First, I think the geometric mean thing slightly obscures what’s going on and contributes to your bafflement why “the $r$’s magically fall out of the equation in the last step”. A more geometric view of this step is: We know that the curve has “width” $w=2r$ (along the chosen direction). Then $A = w\overline{h} = 2r\overline{h}$, where $\overline{h}$ is the “average height” of the curve (along the chosen direction). Thus we have

$A + \pi r^2 \le lr \;\Leftrightarrow\; 2r\overline{h} + \pi r^2 \le lr \;\Leftrightarrow\; 2\overline{h} + \pi r \le l \;\Leftrightarrow\; 2\overline{h} + \frac{\pi}{2} w \le l\;.$

Now the cancellation of the $r$’s seems more natural, and the inequality gives an upper bound for the “average height” we can achieve for a given “width” $w$ and length $l$. This bound implies the isomperimetric inequality:

$l^2 \ge (2\overline{h} + \frac{\pi}{2} w)^2=(2\overline{h} – \frac{\pi}{2} w)^2 + 4\pi w\overline{h} \ge 4\pi w\overline{h}=4\pi A\;.$

(There may be a connection here to the inequality by Bonnesen cited in Christian Blatter’s comment.)

Second, regarding the proof as a whole, it seems useful to think of it as a way of transforming the difficult global optimization problem implied by the isoperimetric inequality (how to enclose the greatest possible area within a given circumference) into a trivial local optimization problem through some clever bookkeeping. In a sense, what makes the problem difficult is that how much area you can enclose with a curve element (say, with respect to the origin) depends both on where you are and in which direction you move, but in which direction you move in turn determines where you will end up, and hence how much area you will be able to enclose later.

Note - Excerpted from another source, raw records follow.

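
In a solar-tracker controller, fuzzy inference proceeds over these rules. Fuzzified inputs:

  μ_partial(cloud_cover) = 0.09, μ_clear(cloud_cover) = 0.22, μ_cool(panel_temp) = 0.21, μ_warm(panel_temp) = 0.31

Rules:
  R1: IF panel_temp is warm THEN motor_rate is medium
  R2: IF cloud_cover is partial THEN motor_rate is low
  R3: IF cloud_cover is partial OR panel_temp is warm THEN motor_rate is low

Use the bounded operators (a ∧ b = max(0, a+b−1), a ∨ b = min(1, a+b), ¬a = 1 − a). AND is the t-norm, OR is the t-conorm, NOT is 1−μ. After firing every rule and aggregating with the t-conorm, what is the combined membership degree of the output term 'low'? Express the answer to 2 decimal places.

R1: warm=0.31 → w = 0.31
R2: partial=0.09 → w = 0.09
R3: partial=0.09, warm=0.31; OR[min(1, a+b)] → w = 0.40
Rules with consequent 'low': {R2, R3} → strengths 0.09, 0.40
Aggregate via t-conorm [min(1, a+b)]: 0.49

0.49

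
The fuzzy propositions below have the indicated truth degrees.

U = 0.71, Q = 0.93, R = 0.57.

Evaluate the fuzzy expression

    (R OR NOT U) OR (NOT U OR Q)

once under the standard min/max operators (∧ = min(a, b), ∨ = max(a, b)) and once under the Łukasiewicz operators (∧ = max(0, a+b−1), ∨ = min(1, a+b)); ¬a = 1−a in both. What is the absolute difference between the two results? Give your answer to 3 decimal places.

0.070

Under standard min/max:
  NOT U = 1 − 0.71 = 0.29
  R OR NOT U = max(a, b) on (0.57, 0.29) = 0.57
  NOT U = 1 − 0.71 = 0.29
  NOT U OR Q = max(a, b) on (0.29, 0.93) = 0.93
  (R OR NOT U) OR (NOT U OR Q) = max(a, b) on (0.57, 0.93) = 0.93
  → value = 0.9300
Under Łukasiewicz:
  NOT U = 1 − 0.71 = 0.29
  R OR NOT U = min(1, a+b) on (0.57, 0.29) = 0.86
  NOT U = 1 − 0.71 = 0.29
  NOT U OR Q = min(1, a+b) on (0.29, 0.93) = 1.00
  (R OR NOT U) OR (NOT U OR Q) = min(1, a+b) on (0.86, 1.00) = 1.00
  → value = 1.0000
|0.9300 − 1.0000| = 0.070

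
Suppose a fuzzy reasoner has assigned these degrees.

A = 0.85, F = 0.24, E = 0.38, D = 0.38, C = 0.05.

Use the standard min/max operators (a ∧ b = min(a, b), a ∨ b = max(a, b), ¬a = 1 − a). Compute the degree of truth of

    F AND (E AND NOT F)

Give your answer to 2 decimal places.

0.24

NOT F = 1 − 0.24 = 0.76
E AND NOT F = min(a, b) on (0.38, 0.76) = 0.38
F AND (E AND NOT F) = min(a, b) on (0.24, 0.38) = 0.24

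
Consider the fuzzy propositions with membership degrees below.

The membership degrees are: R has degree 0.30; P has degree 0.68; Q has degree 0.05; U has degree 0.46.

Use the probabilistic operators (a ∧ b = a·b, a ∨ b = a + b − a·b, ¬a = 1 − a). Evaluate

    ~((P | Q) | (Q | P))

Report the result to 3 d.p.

P | Q = a + b − a·b on (0.6800, 0.0500) = 0.6960
Q | P = a + b − a·b on (0.0500, 0.6800) = 0.6960
(P | Q) | (Q | P) = a + b − a·b on (0.6960, 0.6960) = 0.9076
~((P | Q) | (Q | P)) = 1 − 0.9076 = 0.0924

0.092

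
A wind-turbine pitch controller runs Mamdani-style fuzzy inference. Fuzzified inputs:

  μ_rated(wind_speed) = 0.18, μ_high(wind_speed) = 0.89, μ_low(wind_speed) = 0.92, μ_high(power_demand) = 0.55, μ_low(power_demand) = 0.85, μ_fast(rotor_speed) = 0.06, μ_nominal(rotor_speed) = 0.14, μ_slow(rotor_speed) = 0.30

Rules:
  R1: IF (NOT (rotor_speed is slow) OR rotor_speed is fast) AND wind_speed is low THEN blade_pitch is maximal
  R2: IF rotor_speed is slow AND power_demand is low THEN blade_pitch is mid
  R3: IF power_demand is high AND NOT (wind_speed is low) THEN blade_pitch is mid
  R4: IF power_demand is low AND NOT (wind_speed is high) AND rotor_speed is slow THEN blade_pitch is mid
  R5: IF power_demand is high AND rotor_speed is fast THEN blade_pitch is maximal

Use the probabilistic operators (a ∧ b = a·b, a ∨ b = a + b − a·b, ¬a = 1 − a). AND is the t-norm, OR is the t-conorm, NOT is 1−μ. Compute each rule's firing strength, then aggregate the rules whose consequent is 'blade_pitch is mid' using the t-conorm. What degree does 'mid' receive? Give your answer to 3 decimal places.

R1: (¬slow=1−0.30=0.70 OR fast=0.06) = 0.7180; AND[a·b] with low=0.92 → w = 0.6606
R2: slow=0.30, low=0.85; AND[a·b] → w = 0.2550
R3: high=0.55, ¬low=1−0.92=0.08; AND[a·b] → w = 0.0440
R4: low=0.85, ¬high=1−0.89=0.11, slow=0.30; AND[a·b] → w = 0.0280
R5: high=0.55, fast=0.06; AND[a·b] → w = 0.0330
Rules with consequent 'mid': {R2, R3, R4} → strengths 0.2550, 0.0440, 0.0280
Aggregate via t-conorm [a + b − a·b]: 0.3078

0.308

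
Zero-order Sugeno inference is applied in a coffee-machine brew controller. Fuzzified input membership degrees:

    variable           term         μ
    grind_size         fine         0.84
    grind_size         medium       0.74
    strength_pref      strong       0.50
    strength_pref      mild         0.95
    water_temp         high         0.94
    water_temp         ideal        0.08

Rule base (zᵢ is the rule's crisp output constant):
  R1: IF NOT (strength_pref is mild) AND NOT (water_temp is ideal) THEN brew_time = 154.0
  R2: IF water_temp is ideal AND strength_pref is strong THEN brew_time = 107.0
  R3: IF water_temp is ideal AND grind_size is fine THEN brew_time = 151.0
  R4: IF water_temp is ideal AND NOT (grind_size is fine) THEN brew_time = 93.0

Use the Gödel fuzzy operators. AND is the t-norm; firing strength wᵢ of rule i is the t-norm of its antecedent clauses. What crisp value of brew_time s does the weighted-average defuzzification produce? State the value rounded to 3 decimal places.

R1 (z=154.0): ¬mild=1−0.95=0.05, ¬ideal=1−0.08=0.92; AND[min(a, b)] → w = 0.05
R2 (z=107.0): ideal=0.08, strong=0.50; AND[min(a, b)] → w = 0.08
R3 (z=151.0): ideal=0.08, fine=0.84; AND[min(a, b)] → w = 0.08
R4 (z=93.0): ideal=0.08, ¬fine=1−0.84=0.16; AND[min(a, b)] → w = 0.08
Weighted average = (0.05·154.0 + 0.08·107.0 + 0.08·151.0 + 0.08·93.0) / (0.05 + 0.08 + 0.08 + 0.08)
  = 35.7800 / 0.2900 = 123.379

123.379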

The proof decouples this by adding to the area element a suitable penalty which has two crucial properties: It exactly cancels the “where you are” part of how much area you can enclose, and because it is itself the area element of a circle, it automatically adds up to a constant. There are no longer any variable lengths in the integrand, only the angle between the tangent vector at the curve and the tangent vector at the corresponding point of the circle, and it is then obvious that the integral is maximized by always choosing the tangent vector of the curve parallel to the tangent vector of the circle — which necessarily results in a circle.